従来、米国は外国の投資家から資金を集め、それを外国の高利回りの株式や土地、債券に投資して利益を上げてきた。キャピタルゲインを計算すると、ここ数年で米国が上げた利益は3000億~4000億ドルになる。これは米国の軍事予算の総額にほぼ匹敵する。
かつて、ジスカール・デスタン元仏大統領は、米国の“不当な特権”について不平を漏らしたことがある。米国はインフレや金利の暴騰が起こっても、その対価を支払うことなくドルとドル債務を世界中にバラまくことができる、という主張だ。
米国が発行した8000億ドルのうち、少なくとも半分は外国、しかも主に地下経済で保有されているといわれている。
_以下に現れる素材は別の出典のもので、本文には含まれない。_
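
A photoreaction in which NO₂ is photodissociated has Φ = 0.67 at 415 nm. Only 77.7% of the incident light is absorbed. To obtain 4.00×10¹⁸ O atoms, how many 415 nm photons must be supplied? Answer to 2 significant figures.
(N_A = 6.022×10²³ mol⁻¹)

Product: 4.00×10¹⁸ / 6.022×10²³ = 6.642×10⁻⁶ mol.
Photons that must be absorbed: 6.642×10⁻⁶ / 0.67 = 9.913×10⁻⁶ mol.
Incident photons needed: 9.913×10⁻⁶ / 0.777 = 1.276×10⁻⁵ mol.
Photon count: 1.276×10⁻⁵ × 6.022×10²³ = 7.7×10¹⁸.

7.7×10¹⁸ photons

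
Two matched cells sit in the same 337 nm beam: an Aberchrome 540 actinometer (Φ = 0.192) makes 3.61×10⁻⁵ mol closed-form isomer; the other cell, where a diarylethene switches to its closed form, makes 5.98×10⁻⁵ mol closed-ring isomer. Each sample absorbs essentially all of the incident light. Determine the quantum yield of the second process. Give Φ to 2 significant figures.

Photons absorbed by the actinometer: 3.61×10⁻⁵ / 0.192 = 1.880×10⁻⁴ mol.
Φ(unknown) = 5.98×10⁻⁵ / 1.880×10⁻⁴ = 0.32.

Φ = 0.32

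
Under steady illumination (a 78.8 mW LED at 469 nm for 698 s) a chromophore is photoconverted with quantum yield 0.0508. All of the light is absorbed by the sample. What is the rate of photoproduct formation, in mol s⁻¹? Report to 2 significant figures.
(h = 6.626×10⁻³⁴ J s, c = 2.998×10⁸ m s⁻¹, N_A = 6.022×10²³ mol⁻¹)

1.6×10⁻⁸ mol s⁻¹

Photon energy at 469 nm: hc/λ = (6.626×10⁻³⁴)(2.998×10⁸)/(469×10⁻⁹) = 4.236×10⁻¹⁹ J.
Energy delivered: (78.8 mW)(698 s) = 55.00 J.
Photons incident: 55.00 / 4.236×10⁻¹⁹ = 1.298×10²⁰, i.e. 1.298×10²⁰/6.022×10²³ = 2.155×10⁻⁴ mol.
Product formed: 0.0508 × 2.155×10⁻⁴ = 1.095×10⁻⁵ mol.
Rate: 1.095×10⁻⁵ / 698 s = 1.6×10⁻⁸ mol s⁻¹.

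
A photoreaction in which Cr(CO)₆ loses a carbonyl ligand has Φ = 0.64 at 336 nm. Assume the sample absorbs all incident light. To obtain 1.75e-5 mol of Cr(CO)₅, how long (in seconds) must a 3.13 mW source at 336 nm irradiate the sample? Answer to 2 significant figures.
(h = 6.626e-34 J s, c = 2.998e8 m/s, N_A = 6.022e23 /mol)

Photons that must be absorbed: 1.75e-5 / 0.64 = 2.734e-5 mol.
Photon energy: hc/λ = 5.912e-19 J; per mole, 3.560e5 J mol⁻¹.
Energy required: 2.734e-5 × 3.560e5 = 9.733 J.
Time: 9.733 J / 0.00313 W = 3100 s.

t ≈ 3100 s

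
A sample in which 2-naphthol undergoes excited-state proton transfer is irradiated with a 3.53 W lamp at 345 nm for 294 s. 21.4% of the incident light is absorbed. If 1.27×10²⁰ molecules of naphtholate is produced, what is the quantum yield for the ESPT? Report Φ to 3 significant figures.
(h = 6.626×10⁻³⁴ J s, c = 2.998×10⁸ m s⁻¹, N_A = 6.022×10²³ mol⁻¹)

Product: 1.27×10²⁰ / 6.022×10²³ = 2.109×10⁻⁴ mol.
Photon energy at 345 nm: hc/λ = (6.626×10⁻³⁴)(2.998×10⁸)/(345×10⁻⁹) = 5.758×10⁻¹⁹ J.
Energy delivered: (3.53 W)(294 s) = 1038 J.
Photons incident: 1038 / 5.758×10⁻¹⁹ = 1.803×10²¹, i.e. 1.803×10²¹/6.022×10²³ = 0.002994 mol.
Photons absorbed: 0.214 × 0.002994 = 6.407×10⁻⁴ mol.
Φ = 2.109×10⁻⁴ mol / 6.407×10⁻⁴ mol photons = 0.329.

Φ = 0.329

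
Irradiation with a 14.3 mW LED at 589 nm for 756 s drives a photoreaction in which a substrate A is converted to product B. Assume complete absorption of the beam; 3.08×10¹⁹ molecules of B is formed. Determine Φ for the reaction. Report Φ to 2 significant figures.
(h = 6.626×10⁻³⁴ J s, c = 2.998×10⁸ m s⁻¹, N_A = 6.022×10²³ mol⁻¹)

Product: 3.08×10¹⁹ / 6.022×10²³ = 5.115×10⁻⁵ mol.
Photon energy at 589 nm: hc/λ = (6.626×10⁻³⁴)(2.998×10⁸)/(589×10⁻⁹) = 3.373×10⁻¹⁹ J.
Energy delivered: (14.3 mW)(756 s) = 10.81 J.
Photons incident: 10.81 / 3.373×10⁻¹⁹ = 3.205×10¹⁹, i.e. 3.205×10¹⁹/6.022×10²³ = 5.322×10⁻⁵ mol.
Φ = 5.115×10⁻⁵ mol / 5.322×10⁻⁵ mol photons = 0.96.

Φ = 0.96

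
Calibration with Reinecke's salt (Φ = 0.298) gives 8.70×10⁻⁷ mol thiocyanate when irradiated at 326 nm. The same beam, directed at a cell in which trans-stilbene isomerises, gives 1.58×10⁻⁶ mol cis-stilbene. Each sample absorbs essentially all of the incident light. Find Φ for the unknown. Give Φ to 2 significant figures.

Φ = 0.54

Photons absorbed by the actinometer: 8.70×10⁻⁷ / 0.298 = 2.919×10⁻⁶ mol.
Φ(unknown) = 1.58×10⁻⁶ / 2.919×10⁻⁶ = 0.54.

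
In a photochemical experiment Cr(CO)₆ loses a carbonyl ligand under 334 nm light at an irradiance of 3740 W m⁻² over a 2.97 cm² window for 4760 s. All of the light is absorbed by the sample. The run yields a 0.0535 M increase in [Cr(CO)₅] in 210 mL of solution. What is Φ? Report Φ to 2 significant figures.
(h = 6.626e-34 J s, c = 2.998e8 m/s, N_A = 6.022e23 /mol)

Φ = 0.76

Product: (0.0535 M)(0.21 L) = 0.01124 mol.
Photon energy at 334 nm: hc/λ = (6.626e-34)(2.998e8)/(334e-9) = 5.948e-19 J.
Energy delivered: (3740 W m⁻²)(2.97e-4 m²)(4760 s) = 5287 J.
Photons incident: 5287 / 5.948e-19 = 8.889e21, i.e. 8.889e21/6.022e23 = 0.01476 mol.
Φ = 0.01124 mol / 0.01476 mol photons = 0.76.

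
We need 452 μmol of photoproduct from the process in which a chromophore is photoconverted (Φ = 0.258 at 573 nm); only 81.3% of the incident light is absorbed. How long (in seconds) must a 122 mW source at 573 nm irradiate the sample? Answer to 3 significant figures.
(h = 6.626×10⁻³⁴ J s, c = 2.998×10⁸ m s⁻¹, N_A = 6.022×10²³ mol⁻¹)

Product: 452 μmol = 4.52×10⁻⁴ mol.
Photons that must be absorbed: 4.52×10⁻⁴ / 0.258 = 0.001752 mol.
Incident photons needed: 0.001752 / 0.813 = 0.002155 mol.
Photon energy: hc/λ = 3.467×10⁻¹⁹ J; per mole, 2.088×10⁵ J mol⁻¹.
Energy required: 0.002155 × 2.088×10⁵ = 450.0 J.
Time: 450.0 J / 0.122 W = 3690 s.

t ≈ 3690 s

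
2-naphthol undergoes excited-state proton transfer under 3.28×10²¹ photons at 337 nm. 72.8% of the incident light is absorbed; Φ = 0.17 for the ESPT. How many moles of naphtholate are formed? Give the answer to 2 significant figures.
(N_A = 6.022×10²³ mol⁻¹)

Moles of photons: 3.28×10²¹ / 6.022×10²³ = 0.005447 mol.
Photons absorbed: 0.728 × 0.005447 = 0.003965 mol.
Product: Φ × n_abs = 0.17 × 0.003965 = 6.741×10⁻⁴ mol.

6.7×10⁻⁴ mol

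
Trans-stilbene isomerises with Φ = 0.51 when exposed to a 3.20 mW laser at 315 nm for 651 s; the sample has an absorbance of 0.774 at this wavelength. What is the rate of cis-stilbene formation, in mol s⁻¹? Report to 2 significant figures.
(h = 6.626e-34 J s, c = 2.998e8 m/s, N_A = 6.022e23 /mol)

Photon energy at 315 nm: hc/λ = (6.626e-34)(2.998e8)/(315e-9) = 6.306e-19 J.
Energy delivered: (3.20 mW)(651 s) = 2.083 J.
Photons incident: 2.083 / 6.306e-19 = 3.303e18, i.e. 3.303e18/6.022e23 = 5.485e-6 mol.
Fraction absorbed: 1 − 10^(−0.774) = 0.8317.
Photons absorbed: 0.8317 × 5.485e-6 = 4.562e-6 mol.
Product formed: 0.51 × 4.562e-6 = 2.327e-6 mol.
Rate: 2.327e-6 / 651 s = 3.6e-9 mol s⁻¹.

3.6e-9 mol s⁻¹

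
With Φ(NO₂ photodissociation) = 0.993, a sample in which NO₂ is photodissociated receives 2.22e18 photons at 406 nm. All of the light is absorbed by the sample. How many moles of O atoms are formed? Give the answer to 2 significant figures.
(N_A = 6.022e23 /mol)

Moles of photons: 2.22e18 / 6.022e23 = 3.686e-6 mol.
Product: Φ × n_abs = 0.993 × 3.686e-6 = 3.660e-6 mol.

3.7e-6 mol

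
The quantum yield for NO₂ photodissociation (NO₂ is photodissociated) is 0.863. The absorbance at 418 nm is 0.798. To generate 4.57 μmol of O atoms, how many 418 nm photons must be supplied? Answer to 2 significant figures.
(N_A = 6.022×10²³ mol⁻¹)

Product: 4.57 μmol = 4.57×10⁻⁶ mol.
Photons that must be absorbed: 4.57×10⁻⁶ / 0.863 = 5.295×10⁻⁶ mol.
Fraction absorbed: 1 − 10^(−0.798) = 0.8408.
Incident photons needed: 5.295×10⁻⁶ / 0.8408 = 6.298×10⁻⁶ mol.
Photon count: 6.298×10⁻⁶ × 6.022×10²³ = 3.8×10¹⁸.

3.8×10¹⁸ photons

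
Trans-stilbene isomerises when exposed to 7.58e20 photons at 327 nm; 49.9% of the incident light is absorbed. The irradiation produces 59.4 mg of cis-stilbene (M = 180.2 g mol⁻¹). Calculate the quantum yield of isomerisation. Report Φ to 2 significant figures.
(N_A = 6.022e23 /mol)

Φ = 0.52

Product: 59.4 mg / 180.2 g mol⁻¹ = 3.296e-4 mol.
Moles of photons: 7.58e20 / 6.022e23 = 0.001259 mol.
Photons absorbed: 0.499 × 0.001259 = 6.282e-4 mol.
Φ = 3.296e-4 mol / 6.282e-4 mol photons = 0.52.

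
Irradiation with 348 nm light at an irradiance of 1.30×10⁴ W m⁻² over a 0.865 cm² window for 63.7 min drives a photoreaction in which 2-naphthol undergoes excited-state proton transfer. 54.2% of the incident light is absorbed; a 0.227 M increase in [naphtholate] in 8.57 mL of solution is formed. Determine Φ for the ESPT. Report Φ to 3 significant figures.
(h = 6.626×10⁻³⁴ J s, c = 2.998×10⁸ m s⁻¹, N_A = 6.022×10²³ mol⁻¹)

Φ = 0.287

Product: (0.227 M)(0.00857 L) = 0.001945 mol.
Photon energy at 348 nm: hc/λ = (6.626×10⁻³⁴)(2.998×10⁸)/(348×10⁻⁹) = 5.708×10⁻¹⁹ J.
Energy delivered: (1.30×10⁴ W m⁻²)(0.865×10⁻⁴ m²)(3822 s) = 4298 J.
Photons incident: 4298 / 5.708×10⁻¹⁹ = 7.530×10²¹, i.e. 7.530×10²¹/6.022×10²³ = 0.01250 mol.
Photons absorbed: 0.542 × 0.01250 = 0.006775 mol.
Φ = 0.001945 mol / 0.006775 mol photons = 0.287.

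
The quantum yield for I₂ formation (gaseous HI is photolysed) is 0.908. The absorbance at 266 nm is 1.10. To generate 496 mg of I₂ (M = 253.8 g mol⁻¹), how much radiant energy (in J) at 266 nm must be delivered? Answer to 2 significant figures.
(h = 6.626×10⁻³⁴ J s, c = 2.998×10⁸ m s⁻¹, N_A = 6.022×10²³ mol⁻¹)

Product: 496 mg / 253.8 g mol⁻¹ = 0.001954 mol.
Photons that must be absorbed: 0.001954 / 0.908 = 0.002152 mol.
Fraction absorbed: 1 − 10^(−1.10) = 0.9206.
Incident photons needed: 0.002152 / 0.9206 = 0.002338 mol.
Photon energy: hc/λ = 7.468×10⁻¹⁹ J; per mole, 4.497×10⁵ J mol⁻¹.
Energy required: 0.002338 × 4.497×10⁵ = 1100 J.

1100 J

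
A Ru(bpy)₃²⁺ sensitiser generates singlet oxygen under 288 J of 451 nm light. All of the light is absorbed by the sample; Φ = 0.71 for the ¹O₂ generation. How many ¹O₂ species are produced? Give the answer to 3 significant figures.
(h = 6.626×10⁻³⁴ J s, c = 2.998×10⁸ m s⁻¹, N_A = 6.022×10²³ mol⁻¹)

Photon energy at 451 nm: hc/λ = (6.626×10⁻³⁴)(2.998×10⁸)/(451×10⁻⁹) = 4.405×10⁻¹⁹ J.
Photons incident: 288 / 4.405×10⁻¹⁹ = 6.538×10²⁰, i.e. 6.538×10²⁰/6.022×10²³ = 0.001086 mol.
Product: Φ × n_abs = 0.71 × 0.001086 = 7.711×10⁻⁴ mol.
As a count: 7.711×10⁻⁴ × 6.022×10²³ = 4.64×10²⁰.

4.64×10²⁰ species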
しかし、より重要なことは、中国人民銀行など各国の中央銀行が低利の米国債をしぶしぶ大量に保有しているのに対し、米国ではベンチャーキャピタルやプライベート・エクイティ・ファンド、投資銀行らが世界中から巨額な利益を奪い取っているということだ。米国の金融機関の支配力は、米国の超大国としての立場の維持に貢献してきた。米国にとって、これほど都合のいいことはないだろう。
しかし、こうした過剰ともいえる特権は、サブプライム危機とドル相場の下落の狭間で少しばかり揺らいでいるようにもみえる。
ドル相場は、過去5年間で25%も下落している。今後、米国の景気が後退することになれば(その確率は半々ではあるが)ドル相場はさらに下落するはずだ。
外国人投資家の中には、すでに投資ポートフォリオの組み替えを行っている者も出てきている。ユーロや英国ポンドに加えて、ブラジル・レアルや南アフリカ・ランドといった新興国の通貨にも投資対象を広げているのだ。
中東やロシア、アジアの政府系ファンドもドル債に替わる投資先を探しているようだ。仮に、投資家がそこまでドルを見離すことがなかったとしても、今の状況が未来永劫続くという期待を米国は抱くべきではないだろう。